Philips Sleep and Respiratory Care, Pittsburgh, PA,USA.
Philips Sleep and Respiratory Care, Vienna, Austria.
Sleep. 2023 Feb 8;46(2). doi: 10.1093/sleep/zsac154.
To quantify the amount of sleep stage ambiguity across expert scorers and to validate a new auto-scoring platform against sleep staging performed by multiple scorers.
We applied a new auto-scoring system to three datasets containing 95 PSGs scored by 6-12 scorers, to compare sleep stage probabilities (hypnodensity; i.e. the probability of each sleep stage being assigned to a given epoch) as the primary output, as well as a single sleep stage per epoch assigned by hierarchical majority rule.
The percentage of epochs with 100% agreement across scorers was 46 ± 9%, 38 ± 10% and 32 ± 9% for the datasets with 6, 9, and 12 scorers, respectively. The mean intra-class correlation coefficient between sleep stage probabilities from auto- and manual-scoring was 0.91, representing excellent reliability. Within each dataset, agreement between auto-scoring and consensus manual-scoring was significantly higher than agreement between manual-scoring and consensus manual-scoring (0.78 vs. 0.69; 0.74 vs. 0.67; and 0.75 vs. 0.67; all p < 0.01).
Analysis of scoring performed by multiple scorers reveals that sleep stage ambiguity is the rule rather than the exception. Probabilities of the sleep stages determined by artificial intelligence auto-scoring provide an excellent estimate of this ambiguity. Compared to consensus manual-scoring, sleep staging derived from auto-scoring is for each individual PSG noninferior to manual-scoring meaning that auto-scoring output is ready for interpretation without the need for manual adjustment.
量化专家评分者之间的睡眠分期歧义程度,并验证一个新的自动评分平台与多位评分者进行的睡眠分期的准确性。
我们应用一个新的自动评分系统对包含 6-12 位评分者的三个数据集的 95 次 PSG 进行评估,以比较睡眠分期概率(即每个睡眠分期被分配给特定时段的概率)作为主要输出,以及每个时段通过分层多数规则分配的单一睡眠分期。
在有 6、9 和 12 位评分者的数据集上,评分者之间 100%一致的时段百分比分别为 46 ± 9%、38 ± 10%和 32 ± 9%。

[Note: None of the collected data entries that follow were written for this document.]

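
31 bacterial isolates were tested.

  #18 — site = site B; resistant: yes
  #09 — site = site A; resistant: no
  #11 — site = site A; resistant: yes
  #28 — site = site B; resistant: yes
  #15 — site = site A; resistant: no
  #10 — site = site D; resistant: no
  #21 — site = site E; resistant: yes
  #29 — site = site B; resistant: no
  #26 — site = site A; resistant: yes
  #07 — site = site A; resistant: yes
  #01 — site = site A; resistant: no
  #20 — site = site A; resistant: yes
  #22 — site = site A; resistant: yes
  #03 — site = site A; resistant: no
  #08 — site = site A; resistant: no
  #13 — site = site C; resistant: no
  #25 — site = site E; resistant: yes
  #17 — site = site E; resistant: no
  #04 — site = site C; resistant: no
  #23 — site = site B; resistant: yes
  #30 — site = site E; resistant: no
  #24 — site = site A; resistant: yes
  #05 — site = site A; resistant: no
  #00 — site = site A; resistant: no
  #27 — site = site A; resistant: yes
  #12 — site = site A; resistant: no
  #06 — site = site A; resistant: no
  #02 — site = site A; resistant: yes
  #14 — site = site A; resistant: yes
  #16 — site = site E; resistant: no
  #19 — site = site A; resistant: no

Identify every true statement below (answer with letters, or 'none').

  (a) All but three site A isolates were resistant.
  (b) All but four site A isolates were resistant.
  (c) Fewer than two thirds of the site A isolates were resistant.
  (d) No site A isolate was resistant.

(c)

|A| = 19, |A ∩ B| = 9, |A ∖ B| = 10.
(a) |A ∖ B| = 3: fails.
(b) |A ∖ B| = 4: fails.
(c) |A ∩ B| / |A| < 2/3: holds.
(d) A ∩ B = ∅ (|A ∩ B| = 0): fails.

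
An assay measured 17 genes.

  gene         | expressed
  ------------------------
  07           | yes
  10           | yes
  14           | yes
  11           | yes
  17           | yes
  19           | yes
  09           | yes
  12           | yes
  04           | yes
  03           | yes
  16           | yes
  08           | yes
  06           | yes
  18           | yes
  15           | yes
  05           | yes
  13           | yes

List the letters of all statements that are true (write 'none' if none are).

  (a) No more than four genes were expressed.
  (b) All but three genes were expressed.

none

|A| = 17, |A ∩ B| = 17, |A ∖ B| = 0.
(a) |A ∩ B| ≤ 4: fails.
(b) |A ∖ B| = 3: fails.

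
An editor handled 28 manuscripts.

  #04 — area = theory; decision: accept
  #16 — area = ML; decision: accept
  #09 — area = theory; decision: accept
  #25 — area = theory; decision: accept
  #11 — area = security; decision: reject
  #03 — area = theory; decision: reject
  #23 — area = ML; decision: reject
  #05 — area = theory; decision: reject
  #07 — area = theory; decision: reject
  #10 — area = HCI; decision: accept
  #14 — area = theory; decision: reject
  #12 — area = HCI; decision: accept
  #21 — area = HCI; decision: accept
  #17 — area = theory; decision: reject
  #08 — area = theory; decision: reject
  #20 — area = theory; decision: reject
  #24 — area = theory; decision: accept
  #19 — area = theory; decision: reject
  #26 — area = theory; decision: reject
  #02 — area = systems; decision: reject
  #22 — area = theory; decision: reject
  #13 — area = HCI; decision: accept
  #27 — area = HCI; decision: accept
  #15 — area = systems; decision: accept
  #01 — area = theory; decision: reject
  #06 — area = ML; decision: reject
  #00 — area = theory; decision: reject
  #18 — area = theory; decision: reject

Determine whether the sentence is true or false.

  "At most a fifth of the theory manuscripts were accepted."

False

Truth condition: |A ∩ B| / |A| ≤ 1/5.
|A| = 17, |A ∩ B| = 4, |A ∖ B| = 13.
|A ∩ B|/|A| = 4/17, so the statement is false.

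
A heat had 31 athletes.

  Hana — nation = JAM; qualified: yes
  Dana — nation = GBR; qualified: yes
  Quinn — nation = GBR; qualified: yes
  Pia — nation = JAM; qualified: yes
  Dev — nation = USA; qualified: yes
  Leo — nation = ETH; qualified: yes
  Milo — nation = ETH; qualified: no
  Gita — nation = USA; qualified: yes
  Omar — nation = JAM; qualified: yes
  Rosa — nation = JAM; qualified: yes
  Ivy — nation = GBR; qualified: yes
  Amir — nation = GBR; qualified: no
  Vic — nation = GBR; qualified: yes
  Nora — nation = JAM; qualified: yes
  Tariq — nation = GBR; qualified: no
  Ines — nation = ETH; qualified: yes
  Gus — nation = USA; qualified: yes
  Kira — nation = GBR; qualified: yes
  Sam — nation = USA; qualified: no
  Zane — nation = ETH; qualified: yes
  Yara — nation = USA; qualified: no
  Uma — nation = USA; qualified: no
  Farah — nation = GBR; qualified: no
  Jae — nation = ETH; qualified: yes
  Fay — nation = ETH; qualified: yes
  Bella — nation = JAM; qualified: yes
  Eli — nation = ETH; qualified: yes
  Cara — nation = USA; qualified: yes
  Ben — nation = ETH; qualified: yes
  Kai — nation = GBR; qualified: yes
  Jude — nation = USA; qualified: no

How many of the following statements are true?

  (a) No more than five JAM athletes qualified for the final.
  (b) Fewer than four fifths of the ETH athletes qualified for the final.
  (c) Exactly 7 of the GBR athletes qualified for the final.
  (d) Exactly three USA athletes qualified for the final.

(a) JAM: |A| = 6, |A ∩ B| = 6; needs |A ∩ B| ≤ 5 — false.
(b) ETH: |A| = 8, |A ∩ B| = 7; needs |A ∩ B| / |A| < 4/5 — false.
(c) GBR: |A| = 9, |A ∩ B| = 6; needs |A ∩ B| = 7 — false.
(d) USA: |A| = 8, |A ∩ B| = 4; needs |A ∩ B| = 3 — false.

0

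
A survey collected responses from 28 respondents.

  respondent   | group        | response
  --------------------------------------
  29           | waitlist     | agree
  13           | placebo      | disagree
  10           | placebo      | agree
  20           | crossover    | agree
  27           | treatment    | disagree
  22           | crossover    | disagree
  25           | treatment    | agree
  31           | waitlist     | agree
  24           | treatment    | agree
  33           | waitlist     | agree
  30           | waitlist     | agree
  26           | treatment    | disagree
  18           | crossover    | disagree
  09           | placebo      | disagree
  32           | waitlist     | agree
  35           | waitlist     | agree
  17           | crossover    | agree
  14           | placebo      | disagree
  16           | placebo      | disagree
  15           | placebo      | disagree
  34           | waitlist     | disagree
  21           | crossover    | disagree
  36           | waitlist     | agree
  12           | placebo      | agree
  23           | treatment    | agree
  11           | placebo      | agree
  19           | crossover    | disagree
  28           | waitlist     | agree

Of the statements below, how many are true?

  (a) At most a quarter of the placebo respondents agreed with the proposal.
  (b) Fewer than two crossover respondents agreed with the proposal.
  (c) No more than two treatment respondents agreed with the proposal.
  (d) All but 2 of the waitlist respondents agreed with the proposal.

0

(a) placebo: |A| = 8, |A ∩ B| = 3; needs |A ∩ B| / |A| ≤ 1/4 — false.
(b) crossover: |A| = 6, |A ∩ B| = 2; needs |A ∩ B| < 2 — false.
(c) treatment: |A| = 5, |A ∩ B| = 3; needs |A ∩ B| ≤ 2 — false.
(d) waitlist: |A| = 9, |A ∩ B| = 8; needs |A ∖ B| = 2 — false.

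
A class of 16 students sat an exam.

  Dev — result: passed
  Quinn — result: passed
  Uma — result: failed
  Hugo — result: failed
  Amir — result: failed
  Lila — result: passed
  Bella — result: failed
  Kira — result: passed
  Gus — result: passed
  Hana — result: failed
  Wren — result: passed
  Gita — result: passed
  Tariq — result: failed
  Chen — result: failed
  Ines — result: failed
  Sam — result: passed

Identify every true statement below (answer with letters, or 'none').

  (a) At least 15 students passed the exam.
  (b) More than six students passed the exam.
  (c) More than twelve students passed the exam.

(b)

|A| = 16, |A ∩ B| = 8, |A ∖ B| = 8.
(a) |A ∩ B| ≥ 15: fails.
(b) |A ∩ B| > 6: holds.
(c) |A ∩ B| > 12: fails.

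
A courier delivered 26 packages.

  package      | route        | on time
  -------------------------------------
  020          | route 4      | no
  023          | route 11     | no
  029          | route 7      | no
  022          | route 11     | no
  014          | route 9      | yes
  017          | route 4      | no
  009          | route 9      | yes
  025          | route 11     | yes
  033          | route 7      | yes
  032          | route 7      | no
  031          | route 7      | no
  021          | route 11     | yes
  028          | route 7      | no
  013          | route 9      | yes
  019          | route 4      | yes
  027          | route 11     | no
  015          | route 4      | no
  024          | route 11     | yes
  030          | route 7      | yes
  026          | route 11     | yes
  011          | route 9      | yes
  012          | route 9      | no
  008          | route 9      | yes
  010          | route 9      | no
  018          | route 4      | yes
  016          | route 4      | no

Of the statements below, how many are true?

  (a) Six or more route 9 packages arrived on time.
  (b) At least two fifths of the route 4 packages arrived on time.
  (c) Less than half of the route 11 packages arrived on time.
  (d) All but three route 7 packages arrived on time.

0

(a) route 9: |A| = 7, |A ∩ B| = 5; needs |A ∩ B| ≥ 6 — false.
(b) route 4: |A| = 6, |A ∩ B| = 2; needs |A ∩ B| / |A| ≥ 2/5 — false.
(c) route 11: |A| = 7, |A ∩ B| = 4; needs |A ∩ B| < |A ∖ B| — false.
(d) route 7: |A| = 6, |A ∩ B| = 2; needs |A ∖ B| = 3 — false.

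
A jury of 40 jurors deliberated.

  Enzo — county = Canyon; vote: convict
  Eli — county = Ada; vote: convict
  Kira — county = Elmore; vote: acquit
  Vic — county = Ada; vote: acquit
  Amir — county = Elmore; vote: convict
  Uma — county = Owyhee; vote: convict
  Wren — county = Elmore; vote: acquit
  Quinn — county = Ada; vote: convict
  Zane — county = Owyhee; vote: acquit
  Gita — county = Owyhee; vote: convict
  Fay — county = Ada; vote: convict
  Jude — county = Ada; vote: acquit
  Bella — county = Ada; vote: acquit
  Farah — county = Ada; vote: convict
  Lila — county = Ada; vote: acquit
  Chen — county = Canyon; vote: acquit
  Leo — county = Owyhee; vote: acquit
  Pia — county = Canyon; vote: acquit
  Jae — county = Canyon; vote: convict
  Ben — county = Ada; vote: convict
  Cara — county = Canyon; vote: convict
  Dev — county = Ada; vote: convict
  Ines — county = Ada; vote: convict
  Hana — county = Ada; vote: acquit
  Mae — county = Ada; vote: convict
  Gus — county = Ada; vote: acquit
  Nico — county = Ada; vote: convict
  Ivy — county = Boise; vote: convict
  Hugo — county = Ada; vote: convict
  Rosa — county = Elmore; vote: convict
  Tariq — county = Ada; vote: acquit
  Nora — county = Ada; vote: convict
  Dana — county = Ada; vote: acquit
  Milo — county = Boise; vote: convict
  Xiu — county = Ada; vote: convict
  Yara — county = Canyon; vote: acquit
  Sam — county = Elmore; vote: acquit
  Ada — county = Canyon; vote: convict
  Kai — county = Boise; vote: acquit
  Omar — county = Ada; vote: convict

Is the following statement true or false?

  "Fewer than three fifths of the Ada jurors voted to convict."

Truth condition: |A ∩ B| / |A| < 3/5.
|A| = 21, |A ∩ B| = 13, |A ∖ B| = 8.
|A ∩ B|/|A| = 13/21, so the statement is false.

False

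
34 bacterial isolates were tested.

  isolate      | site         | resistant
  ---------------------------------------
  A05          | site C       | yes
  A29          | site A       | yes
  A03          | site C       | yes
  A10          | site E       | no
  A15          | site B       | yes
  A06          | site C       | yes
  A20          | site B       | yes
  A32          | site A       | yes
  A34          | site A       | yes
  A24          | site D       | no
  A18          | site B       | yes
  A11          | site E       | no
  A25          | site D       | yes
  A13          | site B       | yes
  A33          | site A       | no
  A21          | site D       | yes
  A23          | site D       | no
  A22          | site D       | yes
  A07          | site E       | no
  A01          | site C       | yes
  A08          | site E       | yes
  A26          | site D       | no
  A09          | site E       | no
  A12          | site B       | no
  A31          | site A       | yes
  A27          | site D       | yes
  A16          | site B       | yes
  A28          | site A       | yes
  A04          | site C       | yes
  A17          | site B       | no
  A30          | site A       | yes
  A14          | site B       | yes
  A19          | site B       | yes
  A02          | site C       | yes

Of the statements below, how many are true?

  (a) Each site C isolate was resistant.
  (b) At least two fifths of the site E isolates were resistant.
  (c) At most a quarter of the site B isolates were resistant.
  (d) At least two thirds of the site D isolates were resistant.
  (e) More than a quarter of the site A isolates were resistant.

(a) site C: |A| = 6, |A ∩ B| = 6; needs A ⊆ B, i.e. every element of A is in B (|A ∖ B| = 0) — true.
(b) site E: |A| = 5, |A ∩ B| = 1; needs |A ∩ B| / |A| ≥ 2/5 — false.
(c) site B: |A| = 9, |A ∩ B| = 7; needs |A ∩ B| / |A| ≤ 1/4 — false.
(d) site D: |A| = 7, |A ∩ B| = 4; needs |A ∩ B| / |A| ≥ 2/3 — false.
(e) site A: |A| = 7, |A ∩ B| = 6; needs |A ∩ B| / |A| > 1/4 — true.

2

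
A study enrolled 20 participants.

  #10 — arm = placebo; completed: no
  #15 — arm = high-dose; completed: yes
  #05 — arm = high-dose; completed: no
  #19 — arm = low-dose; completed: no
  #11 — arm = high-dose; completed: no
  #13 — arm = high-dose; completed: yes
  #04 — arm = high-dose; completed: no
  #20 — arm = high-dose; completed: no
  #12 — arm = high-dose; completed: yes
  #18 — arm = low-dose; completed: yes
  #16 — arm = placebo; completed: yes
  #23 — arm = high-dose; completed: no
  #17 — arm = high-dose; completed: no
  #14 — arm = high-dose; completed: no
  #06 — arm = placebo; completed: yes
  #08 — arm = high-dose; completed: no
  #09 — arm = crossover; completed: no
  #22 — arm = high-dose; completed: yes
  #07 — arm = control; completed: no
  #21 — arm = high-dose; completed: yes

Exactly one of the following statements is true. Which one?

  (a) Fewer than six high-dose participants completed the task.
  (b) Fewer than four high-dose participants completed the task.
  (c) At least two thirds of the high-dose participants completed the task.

|A| = 13, |A ∩ B| = 5, |A ∖ B| = 8.
(a) requires |A ∩ B| < 6: true.
(b) requires |A ∩ B| < 4: false.
(c) requires |A ∩ B| / |A| ≥ 2/3: false.

(a)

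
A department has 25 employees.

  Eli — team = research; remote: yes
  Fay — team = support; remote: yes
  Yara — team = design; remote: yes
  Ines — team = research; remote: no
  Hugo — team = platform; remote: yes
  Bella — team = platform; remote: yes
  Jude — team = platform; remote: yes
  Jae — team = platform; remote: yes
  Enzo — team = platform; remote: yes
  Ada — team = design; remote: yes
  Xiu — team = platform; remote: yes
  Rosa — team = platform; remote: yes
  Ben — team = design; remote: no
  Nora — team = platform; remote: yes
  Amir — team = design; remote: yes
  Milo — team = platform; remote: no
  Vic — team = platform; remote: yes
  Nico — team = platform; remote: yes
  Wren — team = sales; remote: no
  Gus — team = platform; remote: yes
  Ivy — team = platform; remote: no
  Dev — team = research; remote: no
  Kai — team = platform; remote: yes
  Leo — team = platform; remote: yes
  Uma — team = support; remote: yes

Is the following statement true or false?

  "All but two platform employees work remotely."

True

'All but two platform employees work remotely' holds iff |A ∖ B| = 2.
|A| = 15, |A ∩ B| = 13, |A ∖ B| = 2.
|A ∖ B| = 2, so the statement is true.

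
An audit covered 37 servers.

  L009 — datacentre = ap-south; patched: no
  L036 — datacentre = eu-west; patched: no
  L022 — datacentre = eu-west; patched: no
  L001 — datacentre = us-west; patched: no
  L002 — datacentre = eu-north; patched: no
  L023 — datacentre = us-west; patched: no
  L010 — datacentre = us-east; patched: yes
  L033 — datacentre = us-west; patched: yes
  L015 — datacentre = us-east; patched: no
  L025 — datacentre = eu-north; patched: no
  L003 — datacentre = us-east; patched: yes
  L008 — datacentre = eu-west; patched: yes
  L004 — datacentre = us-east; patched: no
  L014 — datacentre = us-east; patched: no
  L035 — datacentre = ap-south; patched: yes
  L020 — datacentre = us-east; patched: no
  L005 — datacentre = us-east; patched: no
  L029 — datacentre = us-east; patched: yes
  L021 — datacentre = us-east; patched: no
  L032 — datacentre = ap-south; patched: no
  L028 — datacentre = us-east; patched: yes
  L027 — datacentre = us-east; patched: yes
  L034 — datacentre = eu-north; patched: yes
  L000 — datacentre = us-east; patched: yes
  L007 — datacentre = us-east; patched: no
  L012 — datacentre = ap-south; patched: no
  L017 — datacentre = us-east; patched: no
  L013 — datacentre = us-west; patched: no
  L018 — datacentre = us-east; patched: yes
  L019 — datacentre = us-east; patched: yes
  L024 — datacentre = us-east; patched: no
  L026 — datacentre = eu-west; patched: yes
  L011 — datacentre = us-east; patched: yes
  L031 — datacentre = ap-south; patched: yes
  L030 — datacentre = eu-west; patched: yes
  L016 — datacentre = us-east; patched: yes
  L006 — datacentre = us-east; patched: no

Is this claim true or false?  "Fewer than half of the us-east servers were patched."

The determiner here denotes the relation: |A ∩ B| < |A ∖ B|.
|A| = 20, |A ∩ B| = 10, |A ∖ B| = 10.
10 = 10, so the statement is false.

False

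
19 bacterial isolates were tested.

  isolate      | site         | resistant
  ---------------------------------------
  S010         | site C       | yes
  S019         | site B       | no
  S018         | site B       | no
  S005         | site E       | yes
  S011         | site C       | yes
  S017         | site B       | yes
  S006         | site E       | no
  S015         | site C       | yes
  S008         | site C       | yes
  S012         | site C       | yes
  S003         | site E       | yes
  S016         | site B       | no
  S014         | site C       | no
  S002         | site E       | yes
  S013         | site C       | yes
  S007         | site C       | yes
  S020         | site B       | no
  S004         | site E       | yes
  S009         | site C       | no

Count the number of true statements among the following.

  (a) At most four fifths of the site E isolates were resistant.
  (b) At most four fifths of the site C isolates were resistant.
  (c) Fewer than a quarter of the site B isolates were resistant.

3

(a) site E: |A| = 5, |A ∩ B| = 4; needs |A ∩ B| / |A| ≤ 4/5 — true.
(b) site C: |A| = 9, |A ∩ B| = 7; needs |A ∩ B| / |A| ≤ 4/5 — true.
(c) site B: |A| = 5, |A ∩ B| = 1; needs |A ∩ B| / |A| < 1/4 — true.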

自动和手动评分的睡眠分期概率之间的平均组内相关系数为 0.91,代表极好的可靠性。在每个数据集内,自动评分与共识手动评分之间的一致性显著高于手动评分与共识手动评分之间的一致性(0.78 比 0.69;0.74 比 0.67;0.75 比 0.67;均 p < 0.01)。
对多位评分者的评分分析表明,睡眠分期的歧义是常态而非异常。人工智能自动评分确定的睡眠分期概率提供了对这种歧义的极好估计。与共识手动评分相比,自动评分得出的睡眠分期对于每个单独的 PSG 来说并不逊于手动评分,这意味着自动评分结果无需手动调整即可进行解释。